Minder inkomsten voor het ziekenhuis
Ziekenhuizen moeten meebewegen met de veranderingen in de zorg, want het systeem verandert toch wel, of ze nou meedoen of niet. Maar een belangrijke vraag is hoe dat valt te rijmen met de huidige financieringssystemen in de zorg. Ik ken het voorbeeld van een bedrijf dat samen met ziekenhuizen hartfalen digitaal en dagelijks monitort bij hartpatiënten. Daardoor zijn er minder complicaties, neemt de terugval met meer dan 50 procent af, daalt het aantal ligdagen met 60 procent en is er een kostenreductie van 30 procent.
Prachtige cijfers, maar de productie van het ziekenhuis is daardoor flink gedaald, en ze krijgen minder inkomsten. Afspraken over nieuwe ‘uitkomstgebaseerde financiering’ zijn moeilijk te maken. Wil het ziekenhuis financieel gezond blijven, dan kan het dus niet meer meedoen.

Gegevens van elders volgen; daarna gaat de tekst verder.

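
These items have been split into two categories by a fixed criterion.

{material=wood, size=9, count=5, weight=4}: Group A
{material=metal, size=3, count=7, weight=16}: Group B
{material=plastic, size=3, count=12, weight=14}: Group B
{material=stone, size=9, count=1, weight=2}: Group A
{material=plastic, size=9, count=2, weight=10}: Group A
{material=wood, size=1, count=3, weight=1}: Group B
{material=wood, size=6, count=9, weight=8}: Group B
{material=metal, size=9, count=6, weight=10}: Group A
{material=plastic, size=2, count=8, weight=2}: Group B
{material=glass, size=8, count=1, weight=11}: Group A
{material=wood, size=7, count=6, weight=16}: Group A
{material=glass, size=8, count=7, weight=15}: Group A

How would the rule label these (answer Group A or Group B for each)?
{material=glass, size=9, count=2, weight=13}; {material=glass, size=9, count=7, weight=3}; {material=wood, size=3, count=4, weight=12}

Group A, Group A, Group B

The common property of the 'Group A' items is: size ≥ 7. No 'Group B' item has it.
{material=glass, size=9, count=2, weight=13} — size = 9, hence Group A. {material=glass, size=9, count=7, weight=3} — size = 9, hence Group A. {material=wood, size=3, count=4, weight=12} — size = 3, hence Group B.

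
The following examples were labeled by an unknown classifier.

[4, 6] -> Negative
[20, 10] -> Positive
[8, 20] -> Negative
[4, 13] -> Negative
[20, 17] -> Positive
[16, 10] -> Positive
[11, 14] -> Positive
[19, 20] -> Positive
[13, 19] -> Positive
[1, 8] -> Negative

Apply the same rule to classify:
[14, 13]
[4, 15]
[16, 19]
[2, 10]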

Begrijpelijk maar wel erg, want het werkt aantoonbaar goed voor de patiënten. Ik pleit er dan ook voor om de financiering te baseren op een systeem dat beloont om mensen beter te houden.
Innovatieve toekomst
Willen we de zorg goed en betaalbaar houden, dan is er een nieuwe koers nodig. Die koers hoeven zorginstellingen niet allemaal zelf te verzinnen, noch de investeringen te financieren. Zoek de samenwerking in nieuwe allianties van slimme it, telecom en technische oplossingen. Als de politiek dan ook nog de financiering kan aanpassen aan deze nieuwe vormen van samenwerken, zie ik een mooie, innovatieve toekomst voor deze sector. Uiteindelijk worden de patiënten daar letterlijk en figuurlijk beter van.